The acquisition of one of the most advanced electron microscopes in the world will propel the University of Technology Sydney into the global forefront of imaging and analysis facilities associated with emerging fields such as nanotechnology and nanoengineering.

Funded mainly with an Australian Research Council grant totalling $500,000, the electron microscope will be sited in the Microstructural Analysis Unit on the Broadway Campus.

Both UTS and the University of Sydney have contributed substantial funding towards purchasing the Schottky field emission gun low vacuum scanning electron microscope, which when installed will be one of only two such instruments in Australia.

The facility will also strengthen the linkages between UTS and the University of Sydney. Researchers will access the combined microscopy and microanalysis resources of both universities.

Growth in sciences related to nanotechnology and nanoengineering has triggered a critical need to image and analyse nanoscale features.

Dr Matthew Phillips, head of the UTS Microstructural Analysis Unit, said the electron microscope would enhance the level of research infrastructure for nanoscale microscopy and microanalysis by providing advanced instrumentation for nanoscale imaging, analysis and manipulation of materials.

Researchers in the University's Nanotechnology Institute will exploit the research potential of a scanning electron microscope that can image and analyse at the millionth of a millimetre scale.

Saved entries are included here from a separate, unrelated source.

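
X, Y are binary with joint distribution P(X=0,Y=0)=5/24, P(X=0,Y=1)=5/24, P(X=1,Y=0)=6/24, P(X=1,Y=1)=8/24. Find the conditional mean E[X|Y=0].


P(Y=0) = 11/24
E[X|Y=0] = (0*5 + 1*6)/11 = 6/11

6/11


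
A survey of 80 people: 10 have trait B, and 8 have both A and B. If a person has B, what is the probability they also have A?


P(A|B) = P(A∩B)/P(B) = (8/80)/(10/80) = 8/10 = 4/5

4/5


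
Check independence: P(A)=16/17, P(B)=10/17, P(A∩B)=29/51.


P(A)*P(B) = 16/17*10/17 = 160/289
P(A∩B) = 29/51 != 160/289, so not independent

No, A and B are not independent


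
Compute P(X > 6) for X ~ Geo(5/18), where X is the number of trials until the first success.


P(X > 6) = P(first 6 trials all fail) = (1-p)^6 = (13/18)^6 = 4826809/34012224

4826809/34012224


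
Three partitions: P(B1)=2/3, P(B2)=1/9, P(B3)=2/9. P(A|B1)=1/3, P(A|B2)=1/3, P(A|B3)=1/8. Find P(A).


P(A) = P(A|B1)P(B1) + P(A|B2)P(B2) + P(A|B3)P(B3)
= 1/3*2/3 + 1/3*1/9 + 1/8*2/9
= 2/9 + 1/27 + 1/36 = 31/108

31/108


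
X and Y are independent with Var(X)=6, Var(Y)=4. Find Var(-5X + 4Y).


Independence => Cov(X,Y)=0
Var(-5X + 4Y) = (-5)^2*Var(X) + 4^2*Var(Y)
= 25*6 + 16*4 = 214

214


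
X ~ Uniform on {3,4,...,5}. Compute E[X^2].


E[X^2] = (1/3) * sum(x^2 for x=3..5)
= 50/3

50/3


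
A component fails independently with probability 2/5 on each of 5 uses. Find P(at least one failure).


P(at least one) = 1 - P(none)
P(none) = (1 - 2/5)^5 = (3/5)^5 = 243/3125
P(at least one) = 1 - 243/3125 = 2882/3125

2882/3125


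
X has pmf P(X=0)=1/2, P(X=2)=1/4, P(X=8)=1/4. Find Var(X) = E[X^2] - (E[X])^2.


E[X] = 5/2, E[X^2] = 17
Var(X) = E[X^2] - (E[X])^2 = 17 - (5/2)^2 = 43/4

43/4


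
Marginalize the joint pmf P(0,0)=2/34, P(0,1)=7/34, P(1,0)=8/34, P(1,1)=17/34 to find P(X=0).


P(X=0) = P(0,0)+P(0,1) = 2/34 + 7/34 = 9/34

9/34


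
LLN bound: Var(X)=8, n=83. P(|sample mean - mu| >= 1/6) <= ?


Var(Xbar) = Var(X)/n = 8/83
Chebyshev: P(|Xbar-mu| >= 1/6) <= Var(Xbar)/(1/6)^2 = (8/83)/(1/36) = 288/83
Bound exceeds 1, so trivial bound: 1

1


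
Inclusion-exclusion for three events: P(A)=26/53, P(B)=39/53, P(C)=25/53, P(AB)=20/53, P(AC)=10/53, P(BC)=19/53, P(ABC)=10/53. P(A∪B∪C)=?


P(A∪B∪C) = P(A)+P(B)+P(C) - P(AB)-P(AC)-P(BC) + P(ABC)
= 26/53+39/53+25/53 - 20/53-10/53-19/53 + 10/53
= 51/53

51/53


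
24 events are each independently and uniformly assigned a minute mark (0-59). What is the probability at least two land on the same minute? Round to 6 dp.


P(all different) = prod((60-i)/60 for i=0..23) = 0.004721
P(at least one match) = 1 - 0.004721 = 0.995279

0.995279


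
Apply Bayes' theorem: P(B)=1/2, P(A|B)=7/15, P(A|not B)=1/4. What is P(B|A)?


P(A) = P(A|B)P(B) + P(A|B')P(B') = 7/15*1/2 + 1/4*1/2 = 43/120
P(B|A) = P(A|B)P(B)/P(A) = (7/30)/(43/120) = 28/43

28/43


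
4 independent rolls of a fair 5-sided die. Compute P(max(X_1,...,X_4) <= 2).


P(max <= 2) = P(all X_i <= 2) = (P(X_1 <= 2))^4
= (2/5)^4 = 16/625

16/625


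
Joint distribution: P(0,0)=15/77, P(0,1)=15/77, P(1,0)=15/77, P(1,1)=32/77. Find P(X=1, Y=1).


Read from table: P(X=1, Y=1) = 32/77

32/77


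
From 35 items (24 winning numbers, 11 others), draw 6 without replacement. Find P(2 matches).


P(X=2) = C(24,2)*C(11,4) / C(35,6)
= 276*330 / 1623160
= 91080/1623160 = 207/3689

207/3689


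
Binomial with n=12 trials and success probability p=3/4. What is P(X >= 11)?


P(X>=11) = P(X=11) + P(X=12)
= 531441/4194304 + 531441/16777216
= 2657205/16777216

2657205/16777216


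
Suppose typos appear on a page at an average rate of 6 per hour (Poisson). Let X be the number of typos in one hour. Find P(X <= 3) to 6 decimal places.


P(X<=3) = e^(-6)*6^0/0! + e^(-6)*6^1/1! + e^(-6)*6^2/2! + e^(-6)*6^3/3!
≈ 0.0024787522 + 0.0148725131 + 0.0446175392 + 0.0892350784
= 0.1512038829
≈ 0.151204

0.151204


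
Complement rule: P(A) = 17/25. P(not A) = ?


P(A') = 1 - P(A) = 1 - 17/25 = 8/25

8/25


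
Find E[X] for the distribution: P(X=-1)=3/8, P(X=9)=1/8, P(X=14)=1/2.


E[X] = sum(x * P(x))
= -1*3/8 + 9*1/8 + 14*1/2
= 31/4

31/4


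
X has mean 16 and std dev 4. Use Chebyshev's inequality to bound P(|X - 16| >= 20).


k = 20/4 = 5
Chebyshev: P(|X-mu| >= k*sigma) <= 1/k^2 = 1/5^2 = 1/25

1/25


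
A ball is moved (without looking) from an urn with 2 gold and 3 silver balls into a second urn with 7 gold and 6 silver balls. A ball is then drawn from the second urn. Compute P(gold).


P(transfer gold) = 2/5; P(transfer silver) = 3/5
If gold transferred: Urn II has 8 gold of 14, so P(gold|gold moved) = 4/7
If silver transferred: Urn II has 7 gold of 14, so P(gold|silver moved) = 1/2
By total probability: P(gold) = 2/5*4/7 + 3/5*1/2 = 37/70

37/70


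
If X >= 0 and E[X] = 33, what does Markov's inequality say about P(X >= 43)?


Markov: P(X >= a) <= E[X]/a
P(X >= 43) <= 33/43

33/43


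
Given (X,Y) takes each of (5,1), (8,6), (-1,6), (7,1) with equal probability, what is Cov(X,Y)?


E[X]=19/4, E[Y]=7/2, E[XY]=27/2
Cov(X,Y) = E[XY] - E[X]E[Y] = 27/2 - 19/4*7/2 = -25/8

-25/8


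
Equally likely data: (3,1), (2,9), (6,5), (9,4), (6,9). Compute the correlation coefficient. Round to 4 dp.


Cov(X,Y) = -0.9200, Var(X) = 6.1600, Var(Y) = 9.4400
rho = Cov/(sqrt(VarX)*sqrt(VarY)) = -0.1206

-0.1206


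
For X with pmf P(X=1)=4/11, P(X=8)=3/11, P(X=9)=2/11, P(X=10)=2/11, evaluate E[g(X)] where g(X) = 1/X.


E[1/X] = sum(g(x)*P(x))
= 1*4/11 + 1/8*3/11 + 1/9*2/11 + 1/10*2/11
= 157/360

157/360


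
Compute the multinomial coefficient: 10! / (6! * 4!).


10! = 3628800
Denominator: 6!=720 * 4!=24
Coefficient = 3628800 / 17280 = 210

210


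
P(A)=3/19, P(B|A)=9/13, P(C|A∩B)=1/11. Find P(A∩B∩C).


P(A∩B∩C) = P(A) * P(B|A) * P(C|A∩B)
= 3/19 * 9/13 * 1/11
= 27/247 * 1/11 = 27/2717

27/2717


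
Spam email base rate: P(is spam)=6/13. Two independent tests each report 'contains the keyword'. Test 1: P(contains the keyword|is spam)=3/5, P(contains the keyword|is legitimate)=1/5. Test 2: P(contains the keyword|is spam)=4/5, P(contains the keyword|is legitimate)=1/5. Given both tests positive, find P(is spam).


After test 1: P(+) = 3/5*6/13 + 1/5*7/13 = 5/13
P(B|+) = (18/65)/(5/13) = 18/25
After test 2 (use post1 as new prior): P(+) = 4/5*18/25 + 1/5*7/25 = 79/125
P(B|+,+) = (72/125)/(79/125) = 72/79

72/79


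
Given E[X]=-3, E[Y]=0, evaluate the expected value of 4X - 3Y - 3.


E[4X - 3Y - 3] = 4*E[X] - 3*E[Y] - 3
= (4)*(-3) + (-3)*(0) + (-3)
= -12 + 0 - 3 = -15

-15


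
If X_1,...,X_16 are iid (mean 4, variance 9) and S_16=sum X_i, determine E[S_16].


E[S_n] = n*E[X_1] = 16*4 = 64

64


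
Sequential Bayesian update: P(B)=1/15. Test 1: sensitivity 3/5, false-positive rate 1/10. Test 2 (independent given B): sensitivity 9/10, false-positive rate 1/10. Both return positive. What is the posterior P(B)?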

"This instrument will advance the research of staff and students in the Faculty of Science and will fill a major gap in the national research infrastructure for microscopy and microanalysis," Dr Phillips said.

"Previously researchers prepared wet or insulating specimens using time-consuming methods, whereas now they can examine and analyse these at high resolution in their natural state. Specimens can be examined while being heated, frozen, UV irradiated and mechanically deformed under a wide range of controlled conditions."

"Within the microscope's experimental chamber we can look at chemical processes in situ, see what's happening dynamically and capture images at high magnification. Water vapour in the chamber enables us to control humidity, so we can dry or hydrate samples and watch what happens during these processes, or stabilise wet specimens for analysis."